Here at IA Ventures much of what he touches upon is part of our core investing thesis — that the Big Data Revolution is all about democratization. What was once the sole domain of large organizations is increasingly available to everyone, even the smallest startup. This revolution is being fueled simultaneously by technology and market trends: low-cost commodity hardware (multicore and GPGPU), cloud computing, and advanced algorithms that parallelize well combined with exponentially increasing amounts of actionable data. This results in an ideal situation — technology push and market pull.
My gripe with his article is that I disagree with the assertion that “Distributed systems are about making trade offs and a move toward problem-specific solutions rather than one-size-fits-all stacks.” I contend that one-off deployments are the norm today not because they inherently require it or because of some fundamental property of distributed systems, but rather because of short-term necessity. These systems are so new that common foundational components have not yet emerged/matured and the systems are so large that they are pushing the envelope of what is possible with today’s technology. The result is that building distributed systems currently requires a lot of duct tape, bailing wire, hand-tuning and careful optimization. For Big Data systems today there is no room for inefficiencies.

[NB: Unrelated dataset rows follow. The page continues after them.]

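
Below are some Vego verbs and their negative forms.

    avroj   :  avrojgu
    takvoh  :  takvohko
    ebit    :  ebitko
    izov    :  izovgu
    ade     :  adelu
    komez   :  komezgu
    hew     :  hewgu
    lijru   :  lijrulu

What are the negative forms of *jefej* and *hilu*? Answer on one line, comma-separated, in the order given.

jefejgu, hilulu

The pattern is voicing of the final sound: -ko when the stem ends in a voiceless consonant (*takvoh*, *ebit*); -gu when the stem ends in a voiced consonant (*avroj*, *izov*, *komez*, *hew*); -lu when the stem ends in a vowel (*ade*, *lijru*).
The final sound of *jefej* is /j/, which is a voiced consonant, so the suffix is -gu, giving *jefejgu*.
*hilu* — final sound /u/ (a vowel) → -lu → *hilulu*.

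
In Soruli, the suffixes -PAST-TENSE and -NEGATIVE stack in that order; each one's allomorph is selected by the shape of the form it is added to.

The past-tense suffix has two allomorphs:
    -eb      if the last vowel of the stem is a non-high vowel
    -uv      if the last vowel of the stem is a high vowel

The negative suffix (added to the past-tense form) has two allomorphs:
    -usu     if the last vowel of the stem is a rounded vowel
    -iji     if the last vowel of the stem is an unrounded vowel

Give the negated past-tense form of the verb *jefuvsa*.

Since the last vowel of *jefuvsa* is /a/ (a non-high vowel), it takes -eb, giving *jefuvsaeb*.
The past-tense form *jefuvsaeb*: last vowel = /e/, an unrounded vowel → -iji → *jefuvsaebiji*.

jefuvsaebiji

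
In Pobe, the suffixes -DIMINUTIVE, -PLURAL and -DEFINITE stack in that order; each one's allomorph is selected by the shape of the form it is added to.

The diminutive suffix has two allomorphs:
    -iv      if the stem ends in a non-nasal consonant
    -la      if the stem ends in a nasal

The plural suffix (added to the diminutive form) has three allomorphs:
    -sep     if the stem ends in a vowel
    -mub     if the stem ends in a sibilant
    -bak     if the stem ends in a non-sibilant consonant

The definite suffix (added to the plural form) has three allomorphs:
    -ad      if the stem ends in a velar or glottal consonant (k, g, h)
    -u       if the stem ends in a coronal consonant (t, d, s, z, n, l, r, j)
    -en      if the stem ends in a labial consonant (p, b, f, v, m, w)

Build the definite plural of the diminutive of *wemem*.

wememlasepen

*wemem* — final consonant /m/ (a nasal) → -la → *wememla*.
The diminutive form *wememla* — final sound /a/ (a vowel) → -sep → *wememlasep*.
The plural form *wememlasep*: final consonant = /p/, labial → -en → *wememlasepen*.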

This custom development is not special to distributed systems. It is true of the early days of any technology. It starts when engineering/business needs are not met by traditional approaches. Visionary developers create new approaches and solutions that push the bounds of what is technologically possible. It takes tremendous effort to even make these systems work — they have to be problem-specific and hand-tuned. Things don’t remain custom forever. Over time abstractions are developed, optimizations are formalized, and simultaneously Moore’s Law makes it possible to accept a less efficient implementation in exchange for easier more rapid development.
That’s where the computer industry was when people were writing assembly code … but modern languages, compilers, and Moore’s Law abstracted away much of the low level stuff. That’s where storage and analytics were until the invention of RDBMS. That’s the story of computer networking. The history of computing is all about evolving from hand tuned systems that require visionary rock-star developers building problem-specific solutions to stacks of reusable components that take care of the standard parts allowing organizations to add value and customization on top. This will be the story of Big Data distributed systems.

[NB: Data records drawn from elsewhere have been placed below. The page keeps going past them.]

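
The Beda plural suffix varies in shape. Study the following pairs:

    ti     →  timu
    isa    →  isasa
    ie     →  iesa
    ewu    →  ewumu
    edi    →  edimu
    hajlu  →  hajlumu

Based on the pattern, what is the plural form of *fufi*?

The pattern is height harmony: -mu when the last vowel of the stem is a high vowel (*ti*, *ewu*, *edi*, *hajlu*); -sa when the last vowel of the stem is a non-high vowel (*isa*, *ie*).
*fufi* — last vowel /i/ (a high vowel) → -mu → *fufimu*.

fufimu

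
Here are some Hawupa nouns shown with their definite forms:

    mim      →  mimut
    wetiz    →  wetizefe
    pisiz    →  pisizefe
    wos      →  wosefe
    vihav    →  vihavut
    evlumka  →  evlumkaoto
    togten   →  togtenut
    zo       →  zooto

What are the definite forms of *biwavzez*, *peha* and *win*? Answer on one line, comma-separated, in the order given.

Looking at the final sound of each stem: -efe when the stem ends in a sibilant (*wetiz*, *pisiz*, *wos*); -ut when the stem ends in a non-sibilant consonant (*mim*, *vihav*, *togten*); -oto when the stem ends in a vowel (*evlumka*, *zo*).
Since the final sound of *biwavzez* is /z/ (a sibilant), it takes -efe, giving *biwavzezefe*.
Since the final sound of *peha* is /a/ (a vowel), it takes -oto, giving *pehaoto*.
The final sound of *win* is /n/, which is a non-sibilant consonant, so the suffix is -ut, giving *winut*.

biwavzezefe, pehaoto, winut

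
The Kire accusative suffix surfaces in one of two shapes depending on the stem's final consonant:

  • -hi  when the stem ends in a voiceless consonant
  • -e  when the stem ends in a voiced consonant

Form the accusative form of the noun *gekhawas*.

Since the final consonant of *gekhawas* is /s/ (voiceless), it takes -hi, giving *gekhawashi*.

gekhawashi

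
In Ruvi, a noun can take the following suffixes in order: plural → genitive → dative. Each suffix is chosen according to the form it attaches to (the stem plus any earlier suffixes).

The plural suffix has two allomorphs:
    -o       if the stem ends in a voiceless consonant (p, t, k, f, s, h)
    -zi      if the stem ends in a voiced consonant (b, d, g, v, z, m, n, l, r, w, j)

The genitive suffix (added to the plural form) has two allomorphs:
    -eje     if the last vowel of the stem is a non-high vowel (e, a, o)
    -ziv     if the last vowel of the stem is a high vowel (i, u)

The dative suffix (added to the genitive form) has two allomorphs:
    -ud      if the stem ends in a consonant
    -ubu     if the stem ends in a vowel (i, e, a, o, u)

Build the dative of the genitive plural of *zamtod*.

zamtodzizivud

The final consonant of *zamtod* is /d/, which is voiced, so the plural suffix is -zi, giving *zamtodzi*.
The plural form *zamtodzi* — last vowel /i/ (a high vowel) → -ziv → *zamtodziziv*.
The final sound of the genitive form *zamtodziziv* is /v/, which is a consonant, so the dative suffix is -ud, giving *zamtodzizivud*.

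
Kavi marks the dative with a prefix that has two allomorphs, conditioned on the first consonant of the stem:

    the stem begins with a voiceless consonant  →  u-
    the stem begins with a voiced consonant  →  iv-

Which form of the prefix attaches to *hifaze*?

*hifaze* — first consonant /h/ (voiceless) → u-.

u-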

Today Pig and Hive are examples of components in an emergent Big Data Stack. Of course there is not going to be a single take-it-or-leave-it stack. Rather (just like with all tech stacks) it will consist of standard reusable components that can be mixed, matched and customized to fit ones needs and problem requirements. The value added customizations will generally sit on top. The stacks themselves will grow over time commoditizing what was once hand-coded. There will be different stacks for different workload types. We are moving *from* problem-specific solutions *to* reusable stacks. These stacks that will lead to the democratization of Big Data — making the insights and actionable information contained in the Big Data potentially available to companies of all sizes and skill levels. At least thats what we’re betting on.